Rehl described a practical situation in which he was able to use AI tools to refactor AI-assisted code. “The AI had created a sophisticated React component structure, but it didn’t align perfectly with the data model I had set up in the back end,” he explained.

Refactoring this required a careful balance of preserving the AI’s efficient component design while adjusting it to fit our specific data flow. What I found particularly helpful was using the AI (in this case, Cursor IDE) to assist in the refactoring process itself. I could describe the changes I needed in natural language, and the AI would suggest code modifications. This created an interesting loop where AI-generated code was being refactored with the help of AI, with human oversight guiding the process.

We still need humans in the loop

None of the developers I spoke to suggested that AI was ready to be set loose on a codebase—at least not yet. Jason Wingate, a developer and the CEO of brand development company Emerald Ocean Ltd., said that AI tools allowed him to accelerate refactoring, but human oversight was still key. “Always review and refine AI-generated code changes,” he said.

Wingate described a fundamentally iterative process of coding with AI assistance. “The most basic way would be to ask for refactoring suggestions and give it a chunk of the code. Include basic information about the language, coding standards, and conventions. Depending on what you’re looking for exactly, you can drill down with more questions of what exactly you’re looking to achieve.” Based on your goals—performance? readability?—you could either implement the suggestions yourself or get the AI to do it, he said. “Then review it, and (most likely) do it again.”

Wingate also cautioned developers to watch out for hallucinations and run tests to ensure the tool followed prompts correctly. “You may put ‘using Sarah’s coding standards’—which means absolutely nothing—and it still may say ‘Sure! I’ll use Sarah’s coding standards!” he said.

QueryPal’s Nag also noted the need to carefully review AI-generated code. “In my experience, the key to successfully using AI in both initial development and refactoring is to treat it as a very knowledgeable but sometimes unreliable junior team member. You wouldn’t let a new hire push code directly to production without review, and the same goes for AI-generated code. I always ensure that experienced developers on my team review and adjust the AI’s output.”

Rehl doesn’t see this sort of human supervision as temporary, either. “I believe you truly need a human-in-the-loop experience for a refactoring process, he says. “The business context of why the system is designed the way it is may get lost on an AI model and as a result, the human will need to steer it. I’ve come to believe that QA engineers may be the ‘refactoring engineers’ of the future, validating requirements, comparing outputs, and feeding that content back to the AI.”

The future isn’t quite yet

Every developer and IT leader I spoke to emphasized that we are still in the early days of generative AI. For most shops, the amount of AI-assisted (or fully AI-written) code in their codebases will be relatively small. But it will inevitably grow as AI-assisted refactoring snowballs.

Rehl referenced the strangler vine pattern to explain how he sees the process playing out:

When you like old tech and you want to make new tech, you could either build a net new system alongside of the old one and just cut over, or you can build the components of the new around the old. You start swapping the component tree and its strangler vines. They come in and strangle the tree. I think that’s going to happen over time because of AI. As the AI is exposed to existing systems as a copilot, it’s going to start automatically documenting what’s surrounding the tree.
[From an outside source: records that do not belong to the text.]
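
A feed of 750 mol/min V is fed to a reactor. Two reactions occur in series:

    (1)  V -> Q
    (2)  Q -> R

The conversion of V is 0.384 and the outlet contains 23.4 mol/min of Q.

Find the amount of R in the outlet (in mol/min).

Conversion of V: V consumed = 1ξ₁ = 0.384 × 750 → ξ₁ = 288 mol/min.
Q balance: n_Q = 0 + 1ξ₁ − 1ξ₂ = 23.4 → ξ₂ = (1·288 − 23.4)/1 = 264.6 mol/min.
Outlet amounts (n = n₀ + Σ ν·ξ):
  V: 750 − 1(288) = 462
  Q: 0 + 1(288) − 1(264.6) = 23.4
  R: 0 + 1(264.6) = 264.6

265 mol/min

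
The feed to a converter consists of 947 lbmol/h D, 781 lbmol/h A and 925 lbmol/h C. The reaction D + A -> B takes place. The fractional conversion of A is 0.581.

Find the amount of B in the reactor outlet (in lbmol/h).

A reacted = 0.581 × 781 = 453.8 lbmol/h; ν_A = −1, so ξ = 453.8/1 = 453.8 lbmol/h.
Outlet amounts (n = n₀ + ν ξ):
  D: 947 − 1(453.8) = 493.2
  A: 781 − 1(453.8) = 327.2
  B: 0 + 1(453.8) = 453.8
  C: 925 (inert)

454 lbmol/h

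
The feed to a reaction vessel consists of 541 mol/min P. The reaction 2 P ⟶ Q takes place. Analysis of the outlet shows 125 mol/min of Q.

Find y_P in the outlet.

For Q: n = n₀ + 1ξ → 125 = 0 + 1ξ, giving ξ = 125 mol/min.
Outlet amounts (n = n₀ + ν ξ):
  P: 541 − 2(125) = 291
  Q: 0 + 1(125) = 125
Total out = 416 mol/min; y_P = 291 / 416 = 0.6995.

0.7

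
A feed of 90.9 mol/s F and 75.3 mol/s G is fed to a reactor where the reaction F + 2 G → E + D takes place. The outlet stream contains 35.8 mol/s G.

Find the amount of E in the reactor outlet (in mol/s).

19.8 mol/s

For G: n = n₀ − 2ξ → 35.8 = 75.3 − 2ξ, giving ξ = 19.75 mol/s.
Outlet amounts (n = n₀ + ν ξ):
  F: 90.9 − 1(19.75) = 71.15
  G: 75.3 − 2(19.75) = 35.8
  E: 0 + 1(19.75) = 19.75
  D: 0 + 1(19.75) = 19.75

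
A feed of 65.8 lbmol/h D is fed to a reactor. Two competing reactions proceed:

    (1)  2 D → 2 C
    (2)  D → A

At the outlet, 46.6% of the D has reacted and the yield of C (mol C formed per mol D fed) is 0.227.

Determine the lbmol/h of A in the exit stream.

Yield of C: 2ξ₁ / 65.8 = 0.227 → ξ₁ = 7.468 lbmol/h.
Conversion of D: 2ξ₁ + 1ξ₂ = 0.466 × 65.8 = 30.66 → ξ₂ = 15.73 lbmol/h.
Outlet amounts (n = n₀ + Σ ν·ξ):
  D: 65.8 − 2(7.468) − 1(15.73) = 35.14
  C: 0 + 2(7.468) = 14.94
  A: 0 + 1(15.73) = 15.73

15.7 lbmol/h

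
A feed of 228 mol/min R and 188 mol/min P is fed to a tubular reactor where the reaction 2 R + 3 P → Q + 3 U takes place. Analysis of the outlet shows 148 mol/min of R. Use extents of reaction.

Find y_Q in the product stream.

0.106

For R: n = n₀ − 2ξ → 148 = 228 − 2ξ, giving ξ = 40 mol/min.
Outlet amounts (n = n₀ + ν ξ):
  R: 228 − 2(40) = 148
  P: 188 − 3(40) = 68
  Q: 0 + 1(40) = 40
  U: 0 + 3(40) = 120
Total out = 376 mol/min; y_Q = 40 / 376 = 0.1064.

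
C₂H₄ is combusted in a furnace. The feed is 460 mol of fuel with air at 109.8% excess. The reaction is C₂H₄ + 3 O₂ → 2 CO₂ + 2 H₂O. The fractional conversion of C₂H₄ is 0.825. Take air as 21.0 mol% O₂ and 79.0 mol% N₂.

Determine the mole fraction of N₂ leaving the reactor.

0.764

Stoichiometric O₂ = 3 × 460 = 1380 mol; O₂ fed = 1380 × 2.098 = 2895 mol.
N₂ fed = 2895 × 79/21 = 10890 mol.
Fuel reacted = 0.825 × 460 → ξ = 379.5 mol.
Outlet (n = n₀ + ν ξ):
  C₂H₄: 460 − 1(379.5) = 80.5
  O₂: 2895 − 3(379.5) = 1757
  N₂: 10890 (inert)
  CO₂: 0 + 2(379.5) = 759
  H₂O: 0 + 2(379.5) = 759
Total out = 14250 mol; y_N₂ = 10890 / 14250 = 0.7645.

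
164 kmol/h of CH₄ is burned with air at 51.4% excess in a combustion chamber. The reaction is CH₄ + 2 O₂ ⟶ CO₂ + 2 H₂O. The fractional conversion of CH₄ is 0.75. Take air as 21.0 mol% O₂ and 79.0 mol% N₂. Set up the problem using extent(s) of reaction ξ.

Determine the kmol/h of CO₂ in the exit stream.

123 kmol/h

Stoichiometric O₂ = 2 × 164 = 328 kmol/h; O₂ fed = 328 × 1.514 = 496.6 kmol/h.
N₂ fed = 496.6 × 79/21 = 1868 kmol/h.
Fuel reacted = 0.75 × 164 → ξ = 123 kmol/h.
Outlet (n = n₀ + ν ξ):
  CH₄: 164 − 1(123) = 41
  O₂: 496.6 − 2(123) = 250.6
  N₂: 1868 (inert)
  CO₂: 0 + 1(123) = 123
  H₂O: 0 + 2(123) = 246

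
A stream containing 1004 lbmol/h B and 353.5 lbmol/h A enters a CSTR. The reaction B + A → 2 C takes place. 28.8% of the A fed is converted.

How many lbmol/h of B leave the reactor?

A reacted = 0.288 × 353.5 = 101.8 lbmol/h; ν_A = −1, so ξ = 101.8/1 = 101.8 lbmol/h.
Outlet amounts (n = n₀ + ν ξ):
  B: 1004 − 1(101.8) = 902.2
  A: 353.5 − 1(101.8) = 251.7
  C: 0 + 2(101.8) = 203.6

902 lbmol/h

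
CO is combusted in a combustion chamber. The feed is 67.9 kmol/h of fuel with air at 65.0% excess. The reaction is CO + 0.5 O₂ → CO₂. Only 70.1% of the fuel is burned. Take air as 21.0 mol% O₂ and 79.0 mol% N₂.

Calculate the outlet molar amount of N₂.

Stoichiometric O₂ = 0.5 × 67.9 = 33.95 kmol/h; O₂ fed = 33.95 × 1.650 = 56.02 kmol/h.
N₂ fed = 56.02 × 79/21 = 210.7 kmol/h.
Fuel reacted = 0.701 × 67.9 → ξ = 47.6 kmol/h.
Outlet (n = n₀ + ν ξ):
  CO: 67.9 − 1(47.6) = 20.3
  O₂: 56.02 − 0.5(47.6) = 32.22
  N₂: 210.7 (inert)
  CO₂: 0 + 1(47.6) = 47.6

211 kmol/h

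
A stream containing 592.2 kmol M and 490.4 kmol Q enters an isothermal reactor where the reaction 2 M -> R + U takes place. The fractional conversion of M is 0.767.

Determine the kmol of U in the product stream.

M reacted = 0.767 × 592.2 = 454.2 kmol; ν_M = −2, so ξ = 454.2/2 = 227.1 kmol.
Outlet amounts (n = n₀ + ν ξ):
  M: 592.2 − 2(227.1) = 138
  R: 0 + 1(227.1) = 227.1
  U: 0 + 1(227.1) = 227.1
  Q: 490.4 (inert)

227 kmol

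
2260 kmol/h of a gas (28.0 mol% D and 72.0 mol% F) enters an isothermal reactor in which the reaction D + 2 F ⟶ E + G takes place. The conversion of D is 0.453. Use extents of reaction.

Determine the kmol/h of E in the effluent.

D reacted = 0.453 × 632.8 = 286.7 kmol/h; ν_D = −1, so ξ = 286.7/1 = 286.7 kmol/h.
Outlet amounts (n = n₀ + ν ξ):
  D: 632.8 − 1(286.7) = 346.1
  F: 1627 − 2(286.7) = 1054
  E: 0 + 1(286.7) = 286.7
  G: 0 + 1(286.7) = 286.7

287 kmol/h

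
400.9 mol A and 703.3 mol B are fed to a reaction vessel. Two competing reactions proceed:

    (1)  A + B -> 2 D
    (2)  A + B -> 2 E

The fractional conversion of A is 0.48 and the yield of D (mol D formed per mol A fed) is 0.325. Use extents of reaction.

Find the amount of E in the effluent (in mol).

255 mol

Yield of D: 2ξ₁ / 400.9 = 0.325 → ξ₁ = 65.15 mol.
Conversion of A: 1ξ₁ + 1ξ₂ = 0.48 × 400.9 = 192.4 → ξ₂ = 127.3 mol.
Outlet amounts (n = n₀ + Σ ν·ξ):
  A: 400.9 − 1(65.15) − 1(127.3) = 208.5
  B: 703.3 − 1(65.15) − 1(127.3) = 510.9
  D: 0 + 2(65.15) = 130.3
  E: 0 + 2(127.3) = 254.6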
And then, a year later, it will have enough commentary to understand the business context it was trying to achieve, and it can just take over.

But for most shops, that day is not here yet. “Overall, while AI coding tools have certainly increased our productivity in many areas, they’ve also introduced new challenges in code consistency and maintenance,” said QueryPal’s Nag. “They’re not the magic bullet that some had hoped for, but rather a powerful tool that, when used judiciously, can significantly enhance a developer’s capabilities. The key is finding the right balance and always maintaining that human touch in your codebase.”